The History of Maori People

The interesting history of the Maori people can be traced to Southeast Asia. Some historians hold the opinion that the Polynesians, who first settled in what is now known as New Zealand, were originally from China and that In the past, they took the long journey through Taiwan, the Pacific and finally reached New Zealand.

Ancient History

An anthropologist, Thor Heyerdahl, argues that the Polynesians were from America and not from the east. His claims are based on the fact that the staple food, kumara, of the pre-European Maori, came from Central South America. The Bismarck Archipelago was occupied by the Polynesian ancestors thirty thousand years ago where they had a Lapita culture which is evident in their colorful and peculiar earthenware pots. The pottery was named Lapita after the name of an archaeological site located in New Caledonia.

1000 islands, Palau, Micronesia, Bismarck Archipelago

The Lapita pottery was first discovered in the mid-second part of the millennium. This evidence could be traced from Melanesia to New Caledonia and Samoa on the east side. The creators of the Lapita pottery founded places such as Fiji, Tonga, and Samoa where many features of the typical Polynesian culture developed in the first millennium.  By the time New Zealand was founded, the essence of the pottery was already lost, and other kinds of crafts took its place, such as stone adzes and fish hooks, a change attributed to Eastern Polynesia in New Zealand.
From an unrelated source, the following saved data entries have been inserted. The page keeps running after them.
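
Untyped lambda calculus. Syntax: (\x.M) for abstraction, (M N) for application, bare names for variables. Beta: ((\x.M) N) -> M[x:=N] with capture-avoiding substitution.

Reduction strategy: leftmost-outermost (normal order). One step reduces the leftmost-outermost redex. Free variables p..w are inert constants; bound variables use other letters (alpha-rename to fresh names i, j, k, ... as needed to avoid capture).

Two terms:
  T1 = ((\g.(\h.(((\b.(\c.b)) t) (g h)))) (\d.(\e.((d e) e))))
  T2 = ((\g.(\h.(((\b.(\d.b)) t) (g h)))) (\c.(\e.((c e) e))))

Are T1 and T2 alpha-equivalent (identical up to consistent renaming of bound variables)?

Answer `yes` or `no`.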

The Polynesian culture started to spread eastwards from its original location in the Bismarck Archipelago about 3,500 years ago. While some of the people stayed in the central south pacific, other Polynesians relocated beyond Tahiti and settled around South America, the kumara’s home. There is no record of the exact date the islands of New Zealand were settled, and scholars are still debating whether it happened between 950AD and 1130AD or not. Kupe, the Polynesian navigator and mythical figure, is believed to have landed in 925, according to ethnologists of the 19th and 20th centuries. The same scholars also estimated that Toi, the Maori mythical figure, arrived at New Zealand around 1150.

The arrival of a larger number of Polynesians who settled in New Zealand is said to have taken place in 1350 although modern scholars are skeptical of both the date and the mass arrival of Polynesians. The Maori canoe tradition incorporated the Great Fleet into their practice as passed down from generation to generation, a tradition that states that the great fleet came from Hawaiiki, the mythical ancestral homeland in eastern Polynesia. The Polynesians first settled on the coast of New Zealand, mainly on the eastern coast due to its friendly and temperate climate and later animals such as dogs and the Polynesian rat were introduced.

The Maori culture, though of Stone Age, was developed before the coming of Europeans and the use of metal.  Bird bones, ivory teeth, human bones, whale bones and dog bones were used as the materials for work before the introduction of metal. Archeological discovery within New Zealand has revealed these historical facts.